Suivre l’encours client par un outil évite d’apprendre l’impayé au relevé bancaire : par où commencer avec un CRM.

Questions fréquentes

L’assurance-crédit couvre-t-elle les clients particuliers ?

Non. L’assurance-crédit couvre les créances commerciales entre entreprises (B2B). Les ventes aux particuliers relèvent d’autres mécanismes, comme le paiement comptant, le prélèvement ou les solutions de paiement garanties proposées par certains prestataires.

Que se passe-t-il si l’assureur refuse de garantir un client ?

La créance sur ce client n’est pas couverte : vous restez libre de le livrer, mais à vos risques. Ce refus constitue en soi une information précieuse sur la solvabilité de l’acheteur, et doit vous inciter à exiger un acompte ou un paiement comptant.

Peut-on assurer seulement ses plus gros clients ?

Oui, certains contrats permettent de couvrir une sélection de clients clés plutôt que la totalité du chiffre d’affaires. Cette formule coûte proportionnellement plus cher au client couvert, car l’assureur perd l’effet de mutualisation, mais elle convient aux portefeuilles très concentrés.

Sous quel délai est-on indemnisé ?

Tout dépend du contrat et de la situation du débiteur. En cas de procédure collective avérée, l’indemnisation intervient généralement en quelques mois après la déclaration ; pour un simple défaut de paiement, elle suit une période de recouvrement définie contractuellement, souvent autour de cinq mois.
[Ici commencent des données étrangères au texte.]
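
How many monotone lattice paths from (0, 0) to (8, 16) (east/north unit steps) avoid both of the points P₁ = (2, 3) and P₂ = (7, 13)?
Number of paths = 274191

Inclusion–exclusion. Total paths: C(24, 8) = 735471. Through P₁: C(5, 2)·C(19, 6) = 271320. Through P₂: C(20, 7)·C(4, 1) = 310080. Since P₁ is strictly southwest of P₂, a monotone path through both must visit P₁ then P₂; paths through both = C(5, 2)·C(15, 5)·C(4, 1) = 120120. Avoid both = 735471 − 271320 − 310080 + 120120 = 274191.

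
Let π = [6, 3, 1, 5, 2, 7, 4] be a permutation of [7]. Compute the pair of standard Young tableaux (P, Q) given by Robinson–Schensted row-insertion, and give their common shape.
P = [1, 2, 4] / [3, 5, 7] / [6];  Q = [1, 4, 6] / [2, 5, 7] / [3];  common shape = (3, 3, 1)

Row-insert the values π_1, π_2, … into P one at a time, bumping the leftmost entry strictly greater than the inserted value down to the next row. The recording tableau Q records, in position (i, j), the step at which that cell was added to P.
  Insert 6 (step 1): P = [6];  Q = [1]
  Insert 3 (step 2): P = [3] / [6];  Q = [1] / [2]
  Insert 1 (step 3): P = [1] / [3] / [6];  Q = [1] / [2] / [3]
  Insert 5 (step 4): P = [1, 5] / [3] / [6];  Q = [1, 4] / [2] / [3]
  Insert 2 (step 5): P = [1, 2] / [3, 5] / [6];  Q = [1, 4] / [2, 5] / [3]
  Insert 7 (step 6): P = [1, 2, 7] / [3, 5] / [6];  Q = [1, 4, 6] / [2, 5] / [3]
  Insert 4 (step 7): P = [1, 2, 4] / [3, 5, 7] / [6];  Q = [1, 4, 6] / [2, 5, 7] / [3]
Final shape: (3, 3, 1).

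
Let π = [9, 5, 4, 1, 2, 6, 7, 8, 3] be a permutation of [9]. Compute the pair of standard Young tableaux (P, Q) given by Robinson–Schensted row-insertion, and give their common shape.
P = [1, 2, 3, 7, 8] / [4, 6] / [5] / [9];  Q = [1, 5, 6, 7, 8] / [2, 9] / [3] / [4];  common shape = (5, 2, 1, 1)

Row-insert the values π_1, π_2, … into P one at a time, bumping the leftmost entry strictly greater than the inserted value down to the next row. The recording tableau Q records, in position (i, j), the step at which that cell was added to P.
  Insert 9 (step 1): P = [9];  Q = [1]
  Insert 5 (step 2): P = [5] / [9];  Q = [1] / [2]
  Insert 4 (step 3): P = [4] / [5] / [9];  Q = [1] / [2] / [3]
  Insert 1 (step 4): P = [1] / [4] / [5] / [9];  Q = [1] / [2] / [3] / [4]
  Insert 2 (step 5): P = [1, 2] / [4] / [5] / [9];  Q = [1, 5] / [2] / [3] / [4]
  Insert 6 (step 6): P = [1, 2, 6] / [4] / [5] / [9];  Q = [1, 5, 6] / [2] / [3] / [4]
  Insert 7 (step 7): P = [1, 2, 6, 7] / [4] / [5] / [9];  Q = [1, 5, 6, 7] / [2] / [3] / [4]
  Insert 8 (step 8): P = [1, 2, 6, 7, 8] / [4] / [5] / [9];  Q = [1, 5, 6, 7, 8] / [2] / [3] / [4]
  Insert 3 (step 9): P = [1, 2, 3, 7, 8] / [4, 6] / [5] / [9];  Q = [1, 5, 6, 7, 8] / [2, 9] / [3] / [4]
Final shape: (5, 2, 1, 1).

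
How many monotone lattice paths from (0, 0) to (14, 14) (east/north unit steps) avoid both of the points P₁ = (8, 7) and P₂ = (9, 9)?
Number of paths = 21686760

Inclusion–exclusion. Total paths: C(28, 14) = 40116600. Through P₁: C(15, 8)·C(13, 6) = 11042460. Through P₂: C(18, 9)·C(10, 5) = 12252240. Since P₁ is strictly southwest of P₂, a monotone path through both must visit P₁ then P₂; paths through both = C(15, 8)·C(3, 1)·C(10, 5) = 4864860. Avoid both = 40116600 − 11042460 − 12252240 + 4864860 = 21686760.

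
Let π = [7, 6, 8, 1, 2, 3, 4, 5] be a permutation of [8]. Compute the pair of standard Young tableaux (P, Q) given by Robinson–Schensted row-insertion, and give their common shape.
P = [1, 2, 3, 4, 5] / [6, 8] / [7];  Q = [1, 3, 6, 7, 8] / [2, 5] / [4];  common shape = (5, 2, 1)

Row-insert the values π_1, π_2, … into P one at a time, bumping the leftmost entry strictly greater than the inserted value down to the next row. The recording tableau Q records, in position (i, j), the step at which that cell was added to P.
  Insert 7 (step 1): P = [7];  Q = [1]
  Insert 6 (step 2): P = [6] / [7];  Q = [1] / [2]
  Insert 8 (step 3): P = [6, 8] / [7];  Q = [1, 3] / [2]
  Insert 1 (step 4): P = [1, 8] / [6] / [7];  Q = [1, 3] / [2] / [4]
  Insert 2 (step 5): P = [1, 2] / [6, 8] / [7];  Q = [1, 3] / [2, 5] / [4]
  Insert 3 (step 6): P = [1, 2, 3] / [6, 8] / [7];  Q = [1, 3, 6] / [2, 5] / [4]
  Insert 4 (step 7): P = [1, 2, 3, 4] / [6, 8] / [7];  Q = [1, 3, 6, 7] / [2, 5] / [4]
  Insert 5 (step 8): P = [1, 2, 3, 4, 5] / [6, 8] / [7];  Q = [1, 3, 6, 7, 8] / [2, 5] / [4]
Final shape: (5, 2, 1).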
L’assurance-crédit est-elle déductible fiscalement ?

Les primes d’assurance-crédit constituent en principe une charge d’exploitation déductible du résultat imposable, comme les autres assurances professionnelles, à titre indicatif et sous réserve de la réglementation en vigueur. Votre expert-comptable confirmera le traitement adapté à votre situation.

En résumé

L’assurance-crédit transforme un risque diffus et potentiellement mortel, l’impayé client, en un coût maîtrisé et budgétable. Prévention, recouvrement et indemnisation à hauteur de 70 à 90 % de la créance : le triptyque sécurise la trésorerie, améliore le DSO et renforce votre crédibilité auprès des financeurs. Avant de souscrire, comparez le taux d’acceptation des garanties sur vos vrais clients, la quotité et le coût complet, et combinez la police avec des réflexes simples comme les acomptes et la vérification de solvabilité. Bien choisie, elle se rentabilise souvent dès le premier sinistre évité ou indemnisé.